The definition offered by Robert and Bouillaguet (1997) seems to us to be one of the most comprehensive, encompassing the descriptive, objective perspective and the subjective, inferential perspective: “Content Analysis stricto sensu is defined as a technique that enables methodological examination, objective, and sometimes quantitative, content of certain texts in order to classify and interpret their constituent elements and which are not fully accessible for immediate reading” (p.4).

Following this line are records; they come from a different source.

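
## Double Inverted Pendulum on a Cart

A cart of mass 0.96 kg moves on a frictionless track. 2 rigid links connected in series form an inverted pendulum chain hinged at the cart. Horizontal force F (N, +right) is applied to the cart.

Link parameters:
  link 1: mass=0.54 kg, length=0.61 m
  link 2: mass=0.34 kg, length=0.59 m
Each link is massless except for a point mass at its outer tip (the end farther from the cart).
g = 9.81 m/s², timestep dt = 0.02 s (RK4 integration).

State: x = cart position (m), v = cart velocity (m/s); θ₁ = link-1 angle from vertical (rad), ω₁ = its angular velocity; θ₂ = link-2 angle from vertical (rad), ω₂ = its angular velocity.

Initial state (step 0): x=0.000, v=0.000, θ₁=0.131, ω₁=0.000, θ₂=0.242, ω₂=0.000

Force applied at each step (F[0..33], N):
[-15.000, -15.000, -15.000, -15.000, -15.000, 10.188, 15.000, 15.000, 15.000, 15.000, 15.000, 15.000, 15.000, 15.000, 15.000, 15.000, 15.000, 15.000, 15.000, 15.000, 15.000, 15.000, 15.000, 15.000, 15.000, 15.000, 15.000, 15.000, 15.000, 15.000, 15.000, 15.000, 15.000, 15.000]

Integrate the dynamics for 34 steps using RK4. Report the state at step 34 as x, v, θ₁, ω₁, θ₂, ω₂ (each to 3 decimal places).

Answer: x=0.709, v=3.870, θ₁=1.538, ω₁=2.393, θ₂=-1.531, ω₂=-7.475

Derivation:
apply F[0]=-15.000 → step 1: x=-0.003, v=-0.331, θ₁=0.137, ω₁=0.563, θ₂=0.242, ω₂=0.045
apply F[1]=-15.000 → step 2: x=-0.013, v=-0.661, θ₁=0.154, ω₁=1.132, θ₂=0.244, ω₂=0.082
apply F[2]=-15.000 → step 3: x=-0.030, v=-0.991, θ₁=0.182, ω₁=1.709, θ₂=0.246, ω₂=0.107
apply F[3]=-15.000 → step 4: x=-0.053, v=-1.317, θ₁=0.222, ω₁=2.294, θ₂=0.248, ω₂=0.117
apply F[4]=-15.000 → step 5: x=-0.082, v=-1.636, θ₁=0.274, ω₁=2.879, θ₂=0.250, ω₂=0.118
apply F[5]=+10.188 → step 6: x=-0.113, v=-1.463, θ₁=0.330, ω₁=2.711, θ₂=0.252, ω₂=0.097
apply F[6]=+15.000 → step 7: x=-0.140, v=-1.211, θ₁=0.381, ω₁=2.456, θ₂=0.254, ω₂=0.044
apply F[7]=+15.000 → step 8: x=-0.162, v=-0.972, θ₁=0.428, ω₁=2.254, θ₂=0.254, ω₂=-0.041
apply F[8]=+15.000 → step 9: x=-0.179, v=-0.745, θ₁=0.472, ω₁=2.100, θ₂=0.252, ω₂=-0.156
apply F[9]=+15.000 → step 10: x=-0.192, v=-0.526, θ₁=0.512, ω₁=1.989, θ₂=0.248, ω₂=-0.300
apply F[10]=+15.000 → step 11: x=-0.200, v=-0.315, θ₁=0.551, ω₁=1.915, θ₂=0.240, ω₂=-0.471
apply F[11]=+15.000 → step 12: x=-0.204, v=-0.110, θ₁=0.589, ω₁=1.873, θ₂=0.229, ω₂=-0.668
apply F[12]=+15.000 → step 13: x=-0.205, v=0.092, θ₁=0.627, ω₁=1.860, θ₂=0.213, ω₂=-0.889
apply F[13]=+15.000 → step 14: x=-0.201, v=0.291, θ₁=0.664, ω₁=1.872, θ₂=0.193, ω₂=-1.132
apply F[14]=+15.000 → step 15: x=-0.193, v=0.489, θ₁=0.702, ω₁=1.904, θ₂=0.168, ω₂=-1.395
apply F[15]=+15.000 → step 16: x=-0.181, v=0.687, θ₁=0.740, ω₁=1.951, θ₂=0.137, ω₂=-1.676
apply F[16]=+15.000 → step 17: x=-0.165, v=0.886, θ₁=0.780, ω₁=2.009, θ₂=0.100, ω₂=-1.972
apply F[17]=+15.000 → step 18: x=-0.146, v=1.088, θ₁=0.820, ω₁=2.074, θ₂=0.058, ω₂=-2.279
apply F[18]=+15.000 → step 19: x=-0.122, v=1.292, θ₁=0.863, ω₁=2.140, θ₂=0.009, ω₂=-2.595
apply F[19]=+15.000 → step 20: x=-0.094, v=1.499, θ₁=0.906, ω₁=2.203, θ₂=-0.046, ω₂=-2.916
apply F[20]=+15.000 → step 21: x=-0.062, v=1.709, θ₁=0.951, ω₁=2.259, θ₂=-0.107, ω₂=-3.241
apply F[21]=+15.000 → step 22: x=-0.026, v=1.922, θ₁=0.996, ω₁=2.305, θ₂=-0.176, ω₂=-3.568
apply F[22]=+15.000 → step 23: x=0.015, v=2.135, θ₁=1.043, ω₁=2.339, θ₂=-0.250, ω₂=-3.898
apply F[23]=+15.000 → step 24: x=0.060, v=2.348, θ₁=1.090, ω₁=2.357, θ₂=-0.331, ω₂=-4.232
apply F[24]=+15.000 → step 25: x=0.109, v=2.559, θ₁=1.137, ω₁=2.359, θ₂=-0.419, ω₂=-4.572
apply F[25]=+15.000 → step 26: x=0.162, v=2.765, θ₁=1.184, ω₁=2.344, θ₂=-0.514, ω₂=-4.921
apply F[26]=+15.000 → step 27: x=0.219, v=2.964, θ₁=1.231, ω₁=2.312, θ₂=-0.616, ω₂=-5.280
apply F[27]=+15.000 → step 28: x=0.281, v=3.152, θ₁=1.276, ω₁=2.264, θ₂=-0.726, ω₂=-5.651
apply F[28]=+15.000 → step 29: x=0.345, v=3.324, θ₁=1.321, ω₁=2.206, θ₂=-0.843, ω₂=-6.032
apply F[29]=+15.000 → step 30: x=0.413, v=3.477, θ₁=1.365, ω₁=2.148, θ₂=-0.967, ω₂=-6.415
apply F[30]=+15.000 → step 31: x=0.484, v=3.608, θ₁=1.407, ω₁=2.107, θ₂=-1.099, ω₂=-6.784
apply F[31]=+15.000 → step 32: x=0.558, v=3.713, θ₁=1.449, ω₁=2.110, θ₂=-1.238, ω₂=-7.110
apply F[32]=+15.000 → step 33: x=0.633, v=3.797, θ₁=1.492, ω₁=2.193, θ₂=-1.383, ω₂=-7.353
apply F[33]=+15.000 → step 34: x=0.709, v=3.870, θ₁=1.538, ω₁=2.393, θ₂=-1.531, ω₂=-7.475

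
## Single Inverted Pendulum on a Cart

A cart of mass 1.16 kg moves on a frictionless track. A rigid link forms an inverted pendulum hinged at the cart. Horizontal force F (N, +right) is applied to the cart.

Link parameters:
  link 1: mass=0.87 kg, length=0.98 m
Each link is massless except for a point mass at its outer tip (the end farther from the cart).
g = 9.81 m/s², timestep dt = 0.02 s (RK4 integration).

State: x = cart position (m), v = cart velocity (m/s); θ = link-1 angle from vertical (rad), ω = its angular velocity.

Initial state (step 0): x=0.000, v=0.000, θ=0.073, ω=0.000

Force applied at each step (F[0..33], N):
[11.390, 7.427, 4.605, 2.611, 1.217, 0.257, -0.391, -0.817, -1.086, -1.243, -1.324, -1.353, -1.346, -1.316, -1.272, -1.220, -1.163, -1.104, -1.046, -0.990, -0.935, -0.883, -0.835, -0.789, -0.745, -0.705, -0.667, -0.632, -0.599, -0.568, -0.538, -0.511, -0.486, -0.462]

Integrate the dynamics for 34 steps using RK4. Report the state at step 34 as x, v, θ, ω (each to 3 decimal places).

apply F[0]=+11.390 → step 1: x=0.002, v=0.185, θ=0.071, ω=-0.174
apply F[1]=+7.427 → step 2: x=0.007, v=0.303, θ=0.067, ω=-0.280
apply F[2]=+4.605 → step 3: x=0.013, v=0.372, θ=0.061, ω=-0.338
apply F[3]=+2.611 → step 4: x=0.021, v=0.409, θ=0.054, ω=-0.364
apply F[4]=+1.217 → step 5: x=0.030, v=0.423, θ=0.046, ω=-0.368
apply F[5]=+0.257 → step 6: x=0.038, v=0.421, θ=0.039, ω=-0.358
apply F[6]=-0.391 → step 7: x=0.046, v=0.409, θ=0.032, ω=-0.339
apply F[7]=-0.817 → step 8: x=0.054, v=0.391, θ=0.025, ω=-0.314
apply F[8]=-1.086 → step 9: x=0.062, v=0.369, θ=0.019, ω=-0.287
apply F[9]=-1.243 → step 10: x=0.069, v=0.345, θ=0.014, ω=-0.260
apply F[10]=-1.324 → step 11: x=0.076, v=0.321, θ=0.009, ω=-0.232
apply F[11]=-1.353 → step 12: x=0.082, v=0.296, θ=0.005, ω=-0.206
apply F[12]=-1.346 → step 13: x=0.088, v=0.273, θ=0.001, ω=-0.181
apply F[13]=-1.316 → step 14: x=0.093, v=0.250, θ=-0.003, ω=-0.159
apply F[14]=-1.272 → step 15: x=0.098, v=0.229, θ=-0.006, ω=-0.138
apply F[15]=-1.220 → step 16: x=0.102, v=0.209, θ=-0.008, ω=-0.118
apply F[16]=-1.163 → step 17: x=0.106, v=0.190, θ=-0.010, ω=-0.101
apply F[17]=-1.104 → step 18: x=0.110, v=0.173, θ=-0.012, ω=-0.086
apply F[18]=-1.046 → step 19: x=0.113, v=0.157, θ=-0.014, ω=-0.072
apply F[19]=-0.990 → step 20: x=0.116, v=0.142, θ=-0.015, ω=-0.060
apply F[20]=-0.935 → step 21: x=0.119, v=0.128, θ=-0.016, ω=-0.049
apply F[21]=-0.883 → step 22: x=0.121, v=0.115, θ=-0.017, ω=-0.039
apply F[22]=-0.835 → step 23: x=0.123, v=0.103, θ=-0.018, ω=-0.030
apply F[23]=-0.789 → step 24: x=0.125, v=0.092, θ=-0.018, ω=-0.023
apply F[24]=-0.745 → step 25: x=0.127, v=0.082, θ=-0.019, ω=-0.016
apply F[25]=-0.705 → step 26: x=0.128, v=0.073, θ=-0.019, ω=-0.010
apply F[26]=-0.667 → step 27: x=0.130, v=0.064, θ=-0.019, ω=-0.005
apply F[27]=-0.632 → step 28: x=0.131, v=0.056, θ=-0.019, ω=-0.001
apply F[28]=-0.599 → step 29: x=0.132, v=0.048, θ=-0.019, ω=0.003
apply F[29]=-0.568 → step 30: x=0.133, v=0.041, θ=-0.019, ω=0.007
apply F[30]=-0.538 → step 31: x=0.134, v=0.035, θ=-0.019, ω=0.010
apply F[31]=-0.511 → step 32: x=0.134, v=0.029, θ=-0.019, ω=0.012
apply F[32]=-0.486 → step 33: x=0.135, v=0.023, θ=-0.018, ω=0.014
apply F[33]=-0.462 → step 34: x=0.135, v=0.018, θ=-0.018, ω=0.016

Answer: x=0.135, v=0.018, θ=-0.018, ω=0.016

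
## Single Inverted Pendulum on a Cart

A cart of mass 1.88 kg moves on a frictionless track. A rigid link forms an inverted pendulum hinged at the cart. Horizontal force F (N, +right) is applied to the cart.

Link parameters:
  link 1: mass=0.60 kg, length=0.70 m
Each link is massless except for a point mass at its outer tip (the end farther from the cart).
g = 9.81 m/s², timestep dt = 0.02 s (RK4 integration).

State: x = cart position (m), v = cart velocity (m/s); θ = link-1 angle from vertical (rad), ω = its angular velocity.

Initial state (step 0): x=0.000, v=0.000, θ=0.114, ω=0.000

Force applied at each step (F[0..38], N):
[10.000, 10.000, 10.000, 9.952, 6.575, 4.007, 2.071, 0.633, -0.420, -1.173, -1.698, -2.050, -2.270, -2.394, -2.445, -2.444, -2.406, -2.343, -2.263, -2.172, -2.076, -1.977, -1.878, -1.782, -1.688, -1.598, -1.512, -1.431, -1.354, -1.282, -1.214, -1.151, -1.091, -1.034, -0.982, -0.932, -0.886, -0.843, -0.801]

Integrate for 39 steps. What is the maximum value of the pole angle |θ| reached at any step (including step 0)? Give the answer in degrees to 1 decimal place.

apply F[0]=+10.000 → step 1: x=0.001, v=0.099, θ=0.113, ω=-0.109
apply F[1]=+10.000 → step 2: x=0.004, v=0.198, θ=0.110, ω=-0.218
apply F[2]=+10.000 → step 3: x=0.009, v=0.297, θ=0.104, ω=-0.329
apply F[3]=+9.952 → step 4: x=0.016, v=0.397, θ=0.096, ω=-0.442
apply F[4]=+6.575 → step 5: x=0.024, v=0.461, θ=0.087, ω=-0.508
apply F[5]=+4.007 → step 6: x=0.034, v=0.498, θ=0.077, ω=-0.539
apply F[6]=+2.071 → step 7: x=0.044, v=0.516, θ=0.066, ω=-0.544
apply F[7]=+0.633 → step 8: x=0.055, v=0.519, θ=0.055, ω=-0.531
apply F[8]=-0.420 → step 9: x=0.065, v=0.512, θ=0.045, ω=-0.507
apply F[9]=-1.173 → step 10: x=0.075, v=0.497, θ=0.035, ω=-0.474
apply F[10]=-1.698 → step 11: x=0.085, v=0.477, θ=0.026, ω=-0.437
apply F[11]=-2.050 → step 12: x=0.094, v=0.454, θ=0.017, ω=-0.398
apply F[12]=-2.270 → step 13: x=0.103, v=0.429, θ=0.010, ω=-0.359
apply F[13]=-2.394 → step 14: x=0.111, v=0.403, θ=0.003, ω=-0.320
apply F[14]=-2.445 → step 15: x=0.119, v=0.377, θ=-0.003, ω=-0.283
apply F[15]=-2.444 → step 16: x=0.126, v=0.351, θ=-0.008, ω=-0.248
apply F[16]=-2.406 → step 17: x=0.133, v=0.326, θ=-0.013, ω=-0.215
apply F[17]=-2.343 → step 18: x=0.139, v=0.302, θ=-0.017, ω=-0.185
apply F[18]=-2.263 → step 19: x=0.145, v=0.279, θ=-0.020, ω=-0.158
apply F[19]=-2.172 → step 20: x=0.150, v=0.258, θ=-0.023, ω=-0.133
apply F[20]=-2.076 → step 21: x=0.155, v=0.237, θ=-0.026, ω=-0.111
apply F[21]=-1.977 → step 22: x=0.160, v=0.218, θ=-0.028, ω=-0.091
apply F[22]=-1.878 → step 23: x=0.164, v=0.200, θ=-0.029, ω=-0.073
apply F[23]=-1.782 → step 24: x=0.168, v=0.183, θ=-0.031, ω=-0.057
apply F[24]=-1.688 → step 25: x=0.171, v=0.167, θ=-0.032, ω=-0.043
apply F[25]=-1.598 → step 26: x=0.175, v=0.152, θ=-0.032, ω=-0.030
apply F[26]=-1.512 → step 27: x=0.177, v=0.138, θ=-0.033, ω=-0.019
apply F[27]=-1.431 → step 28: x=0.180, v=0.124, θ=-0.033, ω=-0.010
apply F[28]=-1.354 → step 29: x=0.182, v=0.112, θ=-0.033, ω=-0.002
apply F[29]=-1.282 → step 30: x=0.185, v=0.101, θ=-0.033, ω=0.006
apply F[30]=-1.214 → step 31: x=0.186, v=0.090, θ=-0.033, ω=0.012
apply F[31]=-1.151 → step 32: x=0.188, v=0.080, θ=-0.033, ω=0.017
apply F[32]=-1.091 → step 33: x=0.190, v=0.070, θ=-0.032, ω=0.021
apply F[33]=-1.034 → step 34: x=0.191, v=0.061, θ=-0.032, ω=0.025
apply F[34]=-0.982 → step 35: x=0.192, v=0.053, θ=-0.031, ω=0.028
apply F[35]=-0.932 → step 36: x=0.193, v=0.045, θ=-0.031, ω=0.031
apply F[36]=-0.886 → step 37: x=0.194, v=0.037, θ=-0.030, ω=0.033
apply F[37]=-0.843 → step 38: x=0.195, v=0.030, θ=-0.030, ω=0.035
apply F[38]=-0.801 → step 39: x=0.195, v=0.023, θ=-0.029, ω=0.036
Max |angle| over trajectory = 0.114 rad = 6.5°.

Answer: 6.5°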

In a previous text (Amado, Costa, & Crusoe, 2017) we summarized all these considerations in the following terms: “We can therefore say that the most important aspect of Content Analysis is that it allows, in addition to a rigorous and objective representation (discourse, interview, text, article, etc.) through its codification and classification by categories and subcategories, progress (fruitful, systematic, verifiable and to some extent replicable) in the sense of capturing its meaning (at the cost of interpretive inferences derived or inspired by the theoretical frameworks of the researcher), by less obvious areas constituted by the said ‘context’ or ‘conditions’ of production. We believe that it is this aspect that allows us to creatively apply Content Analysis to a wide range of documents (communications), especially those that translate subjective views of the world, so that the researcher can “adopt” the role of the actor and see the world from his/her place, as proposed by the research of an interactionist and phenomenological nature” (p. 306).